Andreas Kronthaler For Vivienne Westwood

Spring 2024 Fashion Show Review

What We Owe Westwood

Review of Vivienne Westwood Spring 2024 Fashion Show

By Angela Baidoo

THE COLLECTION

THE WOW FACTOR
8
THE ENGAGEMENT FACTOR
9
THE STYLING
9
THE CRAFTSMANSHIP
9
THE RETAIL READINESS
8.8

THE VIBE

THE THEME

Vivienne Westwood by Andreas Kronthaler is a breath of fresh air in a sea of simplicity, retaining a narrative which leans on a DIY aesthetic, but is anything but thrifted. The ability to straddle pulling from that world while retaining luxury status is surely part of the reason that many a Gen Zer has fallen in love with the brand. That, and the history of its rebellious foundations, and the late great Dame Vivienne Westwood’s continued campaigning for a better world, tackling the twin issues of climate change and over-consumption. Westwood is a brand for rule-breaking warriors, albeit fashion ones.

As one of the original maximalist brands – well before it became a thing, thanks in large part to Alessandro Michele’s tenure at Gucci – Kronthaler manages to make the mis-matched (seams, fabrics, textures) meld, working it into his collections of wearable designs, which still stay true to its signature design ideals.

In today’s collection the inspiration came directly from its founder, as Westwood’s personal wardrobe was used as the source. With different elements added, subtracted, or amended by Kronthaler, but always retaining the essence of how she liked to dress, according to the show notes, that was “Always the opposite of everybody else”.

Extolling the ways in which the designer never wished to waste anything, and herself wore a corduroy suit for over 20 years (taking to mending as her bedtime ritual), Kronthaler’s summer 2024 also exuded a make-do-and-mend sensibility, as garments, accessories, and trims that seemed to originate from a dressing up box or found suitcase in an attic, melded together ideas from preppy maxi polo dresses, glam-rock jumpsuits, bohemian bridal, and 1980s working girl. While the original Westwood girl’s volume sleeves, corseted décolletage, and skewed hems were also mashed-up for the season.

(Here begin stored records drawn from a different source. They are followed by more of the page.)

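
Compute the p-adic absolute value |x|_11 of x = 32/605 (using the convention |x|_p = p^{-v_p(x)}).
|32/605|_11 = 121

Step 1 — compute v_11(x) by factoring powers of 11 out of the numerator and denominator: v_11(32/605) = -2. Step 2 — apply |x|_p = p^{-v_p(x)} = 11^{2} = 121.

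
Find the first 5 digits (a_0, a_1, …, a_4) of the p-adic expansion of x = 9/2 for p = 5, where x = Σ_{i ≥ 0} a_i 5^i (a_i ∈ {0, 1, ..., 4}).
(a_0, …, a_4) = (2, 3, 2, 2, 2)

v_5(9/2) = 0 (numerator and denominator both coprime to 5), so x ∈ ℤ_5^×. Compute digits iteratively via a_i = x_i mod 5, x_{i+1} = (x_i − a_i)/5, with x_0 = x:
  x_0 = 9/2;  a_0 = 2;  x_1 = (x_0 − 2)/5 = 1/2
  x_1 = 1/2;  a_1 = 3;  x_2 = (x_1 − 3)/5 = -1/2
  x_2 = -1/2;  a_2 = 2;  x_3 = (x_2 − 2)/5 = -1/2
  x_3 = -1/2;  a_3 = 2;  x_4 = (x_3 − 2)/5 = -1/2
  x_4 = -1/2;  a_4 = 2;  x_5 = (x_4 − 2)/5 = -1/2
Digits: (2, 3, 2, 2, 2).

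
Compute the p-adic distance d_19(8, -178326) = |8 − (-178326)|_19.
d_19(8, -178326) = 1/6859

Step 1 — x − y = 8 − (-178326) = 178334. Step 2 — v_19(178334) = 3 (factor: 178334 = (19^3 · 26); the sign does not affect v_p). Step 3 — |x − y|_19 = 19^{-3} = 1/6859.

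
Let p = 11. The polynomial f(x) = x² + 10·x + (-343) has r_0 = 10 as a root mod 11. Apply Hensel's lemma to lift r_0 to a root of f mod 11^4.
r_3 = 2463 (mod 14641)

Hensel: r_{i+1} = r_i − f(r_i)·(f′(r_i))^{-1} mod 11^{i+2}, f′(x) = 2x + 10. Iterate:
  r_0 = 10 (mod 11)
  r_1 = 43 (mod 121)
  r_2 = 1132 (mod 1331)
  r_3 = 2463 (mod 14641)
Final: r = 2463 satisfies f(r) ≡ 0 mod 11^4.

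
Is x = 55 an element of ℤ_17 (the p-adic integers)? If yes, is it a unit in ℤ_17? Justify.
x ∈ ℤ_17^× (unit); v_17(x) = 0

ℤ_17 = {x ∈ ℚ_17 : v_17(x) ≥ 0} and ℤ_17^× = {x ∈ ℤ_17 : v_17(x) = 0}. Here v_17(55) = v_17(num) − v_17(den) = 0; compare against these criteria.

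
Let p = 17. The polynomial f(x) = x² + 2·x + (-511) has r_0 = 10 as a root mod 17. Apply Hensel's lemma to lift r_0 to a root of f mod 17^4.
r_3 = 29335 (mod 83521)

Hensel: r_{i+1} = r_i − f(r_i)·(f′(r_i))^{-1} mod 17^{i+2}, f′(x) = 2x + 2. Iterate:
  r_0 = 10 (mod 17)
  r_1 = 146 (mod 289)
  r_2 = 4770 (mod 4913)
  r_3 = 29335 (mod 83521)
Final: r = 29335 satisfies f(r) ≡ 0 mod 17^4.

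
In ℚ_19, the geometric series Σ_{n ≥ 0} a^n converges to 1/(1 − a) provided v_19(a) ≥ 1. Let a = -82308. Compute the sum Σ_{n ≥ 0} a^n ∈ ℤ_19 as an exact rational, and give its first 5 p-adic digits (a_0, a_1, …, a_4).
Σ a^n = 1/(1 − a) = 1/82309;  first 5 digits = (1, 0, 0, 7, 18)

v_19(a) = 3 ≥ 1, so the series converges in ℤ_19 to 1/(1 − a) = 1/(1 − (-82308)) = 1/82309. Expand this rational in ℤ_19: compute digits iteratively via d_i = x_i mod 19, x_{i+1} = (x_i − d_i)/19. The first 5 digits are (1, 0, 0, 7, 18).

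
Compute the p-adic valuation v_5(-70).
v_5(-70) = 1

v_5(n) is the largest exponent k such that 5^k divides n. Factor out: -70 = -5^1 · 14. (Sign doesn't affect v_p.) So v_5(-70) = 1.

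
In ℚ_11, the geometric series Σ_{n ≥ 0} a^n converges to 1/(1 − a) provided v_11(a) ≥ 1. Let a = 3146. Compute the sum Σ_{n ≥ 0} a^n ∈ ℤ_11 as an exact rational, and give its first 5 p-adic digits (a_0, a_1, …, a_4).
Σ a^n = 1/(1 − a) = -1/3145;  first 5 digits = (1, 0, 4, 2, 5)

v_11(a) = 2 ≥ 1, so the series converges in ℤ_11 to 1/(1 − a) = 1/(1 − 3146) = -1/3145. Expand this rational in ℤ_11: compute digits iteratively via d_i = x_i mod 11, x_{i+1} = (x_i − d_i)/11. The first 5 digits are (1, 0, 4, 2, 5).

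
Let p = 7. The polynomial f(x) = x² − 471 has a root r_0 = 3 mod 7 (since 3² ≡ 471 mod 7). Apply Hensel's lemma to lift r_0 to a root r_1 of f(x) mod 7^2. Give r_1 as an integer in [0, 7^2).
r_1 = 31 (mod 49)

Hensel's recurrence: r_{i+1} = r_i − f(r_i)·(f′(r_i))^{-1} mod 7^{i+2}, with f′(x) = 2x. Iterate:
  r_0 = 3 (mod 7)
  r_1 = 31 (mod 49)
Final: r_1 = 31, and one checks f(r_1) ≡ 0 mod 7^2.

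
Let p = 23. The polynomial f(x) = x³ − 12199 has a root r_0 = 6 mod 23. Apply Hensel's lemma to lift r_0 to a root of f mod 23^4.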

This collection travelled through time and terrain, movements and machinations, all inspired by Westwoods relationship with time, choosing to use her mind to travel. For today’s show it was a case of pick-your-player as his tribe of well-dressed misfits encouraged all to jump on board, as there is something for everyone in this eclectic and hedonistic way of dressing, which goes beyond seasons and time constraints.

THE BUZZWORDS
DIY (Do It Yourself). Make waste into most wanted. Choose your tribe.

THE SHOWSTOPPER

Look # 37
Exuding the energy of original Westwood, this corseted look paired back with harlequin pants represents how the next generation wear the brand, high and low, mixed and matched, casual and formal. Clothing made to be worn should always reflect a personality and connect the past, present, and future.

THE DIRECTION

THE ON-BRAND FACTOR
10
THE BRAND EVOLUTION
9
THE PRESENTATION
6
THE INVITATION
8
Never wavering from Westwood’s design principles Kronthaler continues to build anew on that legacy and cater to the brand’s tribe of independent thinkers.
Individual, yet cohesive, how to build a wardrobe with the idea of blending the old with the new, mending and matching, and fostering a relationship with clothing bought with an anti-waste stance.

THE QUOTE

[I] loved the way she dressed. Always the opposite of everyone else. [She] wore things until they fell apart. A great mender [she] never wasted anything. She understood how to make the most of herself. I owe her so much”

Andreas Kronthaler for Vivienne Westwood

THE WRAP UP

Mining the personal and brand archives to revisit and rework what will be inherently familiar styles to Westwood’s loyal fans, Kronthaler not only utilised them in a way that felt new and purposeful, but in doing so he is also giving his customers the chance to own a piece of the brands history once again, albeit in a new guise. Whether it be a Frida Cape in linen from the ‘Everything is Connected’ summer 2014 collection or dialling it back 20 years for a Shantung silk ‘Baccarat Dress’ from fall 2003. Outside of archival or estate sales – or resale – fans old and new will be waiting with great enthusiasm for summer 2024 as they pour over what piece of Westwood history they will now have the chance to own.